I have a CrawlSpider configured for the following specific links and clearing the news log, where links to each problem follow the following URL pattern:
http://example.com/YYYY/DDDD/index.htm , where YYYY is the year and DDDD is the problem number with three or four digits.
I only need problems 928 and my rules below. I have no problem connecting to the site, crawling or retrieving elements (so I did not include the rest of my code). The spider seems to have decided to follow illegal links. He tries to fix problems 377, 398 and more and follows the links "culture.htm" and "feature.htm". This causes a lot of errors and is not very important, but requires a lot of data cleaning. Any suggestions on what is going wrong?

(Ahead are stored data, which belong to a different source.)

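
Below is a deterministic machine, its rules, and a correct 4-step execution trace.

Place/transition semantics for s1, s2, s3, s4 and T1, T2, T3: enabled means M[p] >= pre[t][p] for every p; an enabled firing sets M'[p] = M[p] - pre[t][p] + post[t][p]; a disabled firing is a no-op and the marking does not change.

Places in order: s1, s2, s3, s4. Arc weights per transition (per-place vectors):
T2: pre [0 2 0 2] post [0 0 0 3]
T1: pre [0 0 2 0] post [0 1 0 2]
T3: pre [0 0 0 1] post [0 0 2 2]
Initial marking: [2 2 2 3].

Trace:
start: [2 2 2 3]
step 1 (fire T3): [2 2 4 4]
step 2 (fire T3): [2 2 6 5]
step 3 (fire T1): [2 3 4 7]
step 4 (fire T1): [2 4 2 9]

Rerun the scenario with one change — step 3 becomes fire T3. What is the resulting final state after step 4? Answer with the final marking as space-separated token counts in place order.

2 3 6 8

(re-executing from step 3 with the substitution; state before step 3: [2 2 6 5])
step 3 (fire T3): [2 2 8 6]
step 4 (fire T1): [2 3 6 8]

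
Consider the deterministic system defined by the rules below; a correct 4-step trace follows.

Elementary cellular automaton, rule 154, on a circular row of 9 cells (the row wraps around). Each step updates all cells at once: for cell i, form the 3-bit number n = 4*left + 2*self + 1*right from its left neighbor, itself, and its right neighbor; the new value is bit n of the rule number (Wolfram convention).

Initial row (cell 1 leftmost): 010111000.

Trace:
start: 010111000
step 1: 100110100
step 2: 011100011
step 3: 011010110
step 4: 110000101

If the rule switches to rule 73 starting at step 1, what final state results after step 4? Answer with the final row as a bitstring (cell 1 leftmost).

010101011

(re-executing steps 1..4 under rule 73; state before step 1: 010111000)
step 1: 000101011
step 2: 010000011
step 3: 000111011
step 4: 010101011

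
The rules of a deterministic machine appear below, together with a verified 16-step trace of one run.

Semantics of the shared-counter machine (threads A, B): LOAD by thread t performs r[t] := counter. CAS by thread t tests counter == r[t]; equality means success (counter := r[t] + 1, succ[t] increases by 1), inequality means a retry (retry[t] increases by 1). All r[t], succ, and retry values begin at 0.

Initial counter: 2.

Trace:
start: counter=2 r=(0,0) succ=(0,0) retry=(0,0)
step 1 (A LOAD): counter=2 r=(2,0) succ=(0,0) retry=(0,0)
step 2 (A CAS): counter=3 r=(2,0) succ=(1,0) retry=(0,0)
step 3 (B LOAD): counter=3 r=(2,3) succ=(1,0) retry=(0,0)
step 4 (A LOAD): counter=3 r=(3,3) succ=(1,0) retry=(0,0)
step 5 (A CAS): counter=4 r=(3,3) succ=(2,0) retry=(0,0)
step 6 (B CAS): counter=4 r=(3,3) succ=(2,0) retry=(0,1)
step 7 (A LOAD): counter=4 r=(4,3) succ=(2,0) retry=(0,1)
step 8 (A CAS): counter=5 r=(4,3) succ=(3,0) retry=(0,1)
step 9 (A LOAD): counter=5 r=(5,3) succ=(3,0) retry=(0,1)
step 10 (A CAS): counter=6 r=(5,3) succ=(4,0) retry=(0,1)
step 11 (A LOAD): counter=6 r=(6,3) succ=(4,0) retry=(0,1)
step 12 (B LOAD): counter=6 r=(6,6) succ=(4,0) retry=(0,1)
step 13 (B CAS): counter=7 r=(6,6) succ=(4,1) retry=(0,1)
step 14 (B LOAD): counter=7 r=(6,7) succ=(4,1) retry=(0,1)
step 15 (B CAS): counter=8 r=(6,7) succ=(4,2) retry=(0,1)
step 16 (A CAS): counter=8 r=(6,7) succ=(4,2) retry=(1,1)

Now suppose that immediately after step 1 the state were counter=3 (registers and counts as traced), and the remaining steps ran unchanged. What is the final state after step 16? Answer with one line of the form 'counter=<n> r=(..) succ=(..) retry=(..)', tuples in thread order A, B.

counter=8 r=(6,7) succ=(3,2) retry=(2,1)

state after step 1 := counter=3 r=(2,0) succ=(0,0) retry=(0,0)
step 2 (A CAS): counter=3 r=(2,0) succ=(0,0) retry=(1,0)
step 3 (B LOAD): counter=3 r=(2,3) succ=(0,0) retry=(1,0)
step 4 (A LOAD): counter=3 r=(3,3) succ=(0,0) retry=(1,0)
step 5 (A CAS): counter=4 r=(3,3) succ=(1,0) retry=(1,0)
step 6 (B CAS): counter=4 r=(3,3) succ=(1,0) retry=(1,1)
step 7 (A LOAD): counter=4 r=(4,3) succ=(1,0) retry=(1,1)
step 8 (A CAS): counter=5 r=(4,3) succ=(2,0) retry=(1,1)
step 9 (A LOAD): counter=5 r=(5,3) succ=(2,0) retry=(1,1)
step 10 (A CAS): counter=6 r=(5,3) succ=(3,0) retry=(1,1)
step 11 (A LOAD): counter=6 r=(6,3) succ=(3,0) retry=(1,1)
step 12 (B LOAD): counter=6 r=(6,6) succ=(3,0) retry=(1,1)
step 13 (B CAS): counter=7 r=(6,6) succ=(3,1) retry=(1,1)
step 14 (B LOAD): counter=7 r=(6,7) succ=(3,1) retry=(1,1)
step 15 (B CAS): counter=8 r=(6,7) succ=(3,2) retry=(1,1)
step 16 (A CAS): counter=8 r=(6,7) succ=(3,2) retry=(2,1)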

class crawlerNameSpider(CrawlSpider): name = 'crawler' allowed_domains = ["example.com"] start_urls = ["http://example.com/issues.htm"] rules = ( Rule(SgmlLinkExtractor(allow = ('\d\d\d\d/(92[8-9]|9[3-9][0-9]|\d\d\d\d)/index\.htm', )), follow = True), Rule(SgmlLinkExtractor(allow = ('fr[0-9].htm', )), callback = 'parse_item'), Rule(SgmlLinkExtractor(allow = ('eg[0-9]*.htm', )), callback = 'parse_item'), Rule(SgmlLinkExtractor(allow = ('ec[0-9]*.htm', )), callback = 'parse_item'), Rule(SgmlLinkExtractor(allow = ('op[0-9]*.htm', )), callback = 'parse_item'), Rule(SgmlLinkExtractor(allow = ('sc[0-9]*.htm', )), callback = 'parse_item'), Rule(SgmlLinkExtractor(allow = ('re[0-9]*.htm', )), callback = 'parse_item'), Rule(SgmlLinkExtractor(allow = ('in[0-9]*.htm', )), callback = 'parse_item'), Rule(SgmlLinkExtractor(deny = ('culture.htm', )), ), Rule(SgmlLinkExtractor(deny = ('feature.htm', )), ), )
EDIT: I fixed it using a much simpler regular expression 2009, 2010, 2011, but I'm still wondering why the above does not work if anyone has any suggestions.